Notice of Violation of IEEE Publication Principles: Design of Cost Efficient Modular Digital QCA Circuits using Optimized XOR Gate

Abstract

Notice of Violation of IEEE Publication Principles “Design of Cost Efficient Modular Digital QCA Circuits using Optimized XOR Gate” by Suhaib Ahmed and Syed Farah Naz in IEEE Transactions on Circuits and Systems II: Express Briefs After careful and considered review of the content and authorship of this paper by a duly constituted expert committee, this paper has been found to be in violation of IEEE’s Publication Principles. This paper contains significant portions of original text from the paper cited below.
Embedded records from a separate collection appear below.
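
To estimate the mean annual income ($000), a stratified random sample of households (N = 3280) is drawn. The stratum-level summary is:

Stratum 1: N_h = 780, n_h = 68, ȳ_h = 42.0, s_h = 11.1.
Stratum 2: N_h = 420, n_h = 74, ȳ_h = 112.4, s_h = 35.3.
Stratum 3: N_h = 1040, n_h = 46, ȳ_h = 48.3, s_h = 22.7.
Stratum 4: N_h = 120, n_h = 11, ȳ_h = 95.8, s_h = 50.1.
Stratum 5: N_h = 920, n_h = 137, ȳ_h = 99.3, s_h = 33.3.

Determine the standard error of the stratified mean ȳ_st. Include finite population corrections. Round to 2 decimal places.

V̂(ȳ_st) = Σ W_h² (1 − n_h/N_h) s_h²/n_h, with W_h = N_h/N and N = 3280:
  stratum 1: (780/3280)²·(1 − 68/780)·11.1²/68 = 0.0935328
  stratum 2: (420/3280)²·(1 − 74/420)·35.3²/74 = 0.227455
  stratum 3: (1040/3280)²·(1 − 46/1040)·22.7²/46 = 1.07638
  stratum 4: (120/3280)²·(1 − 11/120)·50.1²/11 = 0.277423
  stratum 5: (920/3280)²·(1 − 137/920)·33.3²/137 = 0.541963
V̂(ȳ_st) = 2.21675
SE(ȳ_st) = √2.21675 = 1.48888

SE(ȳ_st) ≈ 1.49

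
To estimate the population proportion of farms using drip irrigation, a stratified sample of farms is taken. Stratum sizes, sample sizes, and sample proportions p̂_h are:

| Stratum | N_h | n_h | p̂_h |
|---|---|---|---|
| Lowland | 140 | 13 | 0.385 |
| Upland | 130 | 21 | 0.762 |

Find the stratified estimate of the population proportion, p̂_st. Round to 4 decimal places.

p̂_st ≈ 0.5665

N = 270; stratum weights W_h = N_h/N.
p̂_st = Σ W_h p̂_h = (140·0.385 + 130·0.762)/270 = 0.56652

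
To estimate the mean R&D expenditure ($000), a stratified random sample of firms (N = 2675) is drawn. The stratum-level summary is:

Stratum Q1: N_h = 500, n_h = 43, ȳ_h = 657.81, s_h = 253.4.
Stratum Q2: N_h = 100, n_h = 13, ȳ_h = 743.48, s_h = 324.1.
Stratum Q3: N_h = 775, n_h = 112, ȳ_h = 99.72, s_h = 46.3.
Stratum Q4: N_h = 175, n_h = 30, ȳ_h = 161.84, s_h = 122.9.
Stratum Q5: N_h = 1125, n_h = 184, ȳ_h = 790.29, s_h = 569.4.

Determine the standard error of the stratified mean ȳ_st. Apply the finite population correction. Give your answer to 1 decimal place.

SE(ȳ_st) ≈ 17.9

V̂(ȳ_st) = Σ W_h² (1 − n_h/N_h) s_h²/n_h, with W_h = N_h/N and N = 2675:
  stratum Q1: (500/2675)²·(1 − 43/500)·253.4²/43 = 47.6852
  stratum Q2: (100/2675)²·(1 − 13/100)·324.1²/13 = 9.82396
  stratum Q3: (775/2675)²·(1 − 112/775)·46.3²/112 = 1.3744
  stratum Q4: (175/2675)²·(1 − 30/175)·122.9²/30 = 1.78542
  stratum Q5: (1125/2675)²·(1 − 184/1125)·569.4²/184 = 260.682
V̂(ȳ_st) = 321.351
SE(ȳ_st) = √321.351 = 17.9263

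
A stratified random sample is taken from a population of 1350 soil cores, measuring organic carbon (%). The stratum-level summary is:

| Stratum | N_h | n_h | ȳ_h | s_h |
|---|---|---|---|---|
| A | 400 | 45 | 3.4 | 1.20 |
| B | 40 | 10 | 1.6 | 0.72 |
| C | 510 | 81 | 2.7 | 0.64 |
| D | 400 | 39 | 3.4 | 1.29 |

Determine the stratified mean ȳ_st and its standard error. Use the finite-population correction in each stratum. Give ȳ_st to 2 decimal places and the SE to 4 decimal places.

ȳ_st ≈ 3.08, SE ≈ 0.0807

ȳ_st = Σ W_h ȳ_h = (400·3.4 + 40·1.6 + 510·2.7 + 400·3.4)/1350 = 3.08222
V̂(ȳ_st) = Σ W_h² (1 − n_h/N_h) s_h²/n_h, with W_h = N_h/N and N = 1350:
  stratum A: (400/1350)²·(1 − 45/400)·1.20²/45 = 0.00249328
  stratum B: (40/1350)²·(1 − 10/40)·0.72²/10 = 3.41333e-05
  stratum C: (510/1350)²·(1 − 81/510)·0.64²/81 = 0.000607065
  stratum D: (400/1350)²·(1 − 39/400)·1.29²/39 = 0.00338076
V̂(ȳ_st) = 0.00651524
SE(ȳ_st) = √0.00651524 = 0.080717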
The original text was copied without attribution (including appropriate references to the original author(s) and/or paper title) and without permission. “Design and Analysis of a Novel Low-Power Exclusive-OR Gate Based on Quantum-Dot Cellular Automata” By Haotian Chen, Hongjun Lv, Zhang Zhang, Xin Cheng and Guangjun Xie in Journal of Circuits, Systems, and Computers, Vol. 28, No. 8, 2017 The advantages such as high operating frequency (in the range of few THz), low power dissipation, small size and high density in the nano regime has led to the application of Quantum dot Cellular Automata (QCA) in designing various digital circuits. In this brief, an ultra-efficient two input XOR gate design in QCA is proposed. It is a single layer design consisting of only 9 cells with no crossover and operating on cell to cell interaction. The functionality of the proposed gate has been verified at both physical and simulation level. In addition to this, fault tolerance to single cell missing defect, single cell addition defect and single cell displacement defect of the proposed XOR gate has also been presented. Based on the performance evaluation, it is seen that the proposed XOR gate has least cell count, least area and least latency which in turn leads to least circuit cost. Also, the proposed design dissipates least energy. The applicability of proposed XOR gate has also been investigated by designing various cost efficient digital circuits such as full adder, parity checker, etc.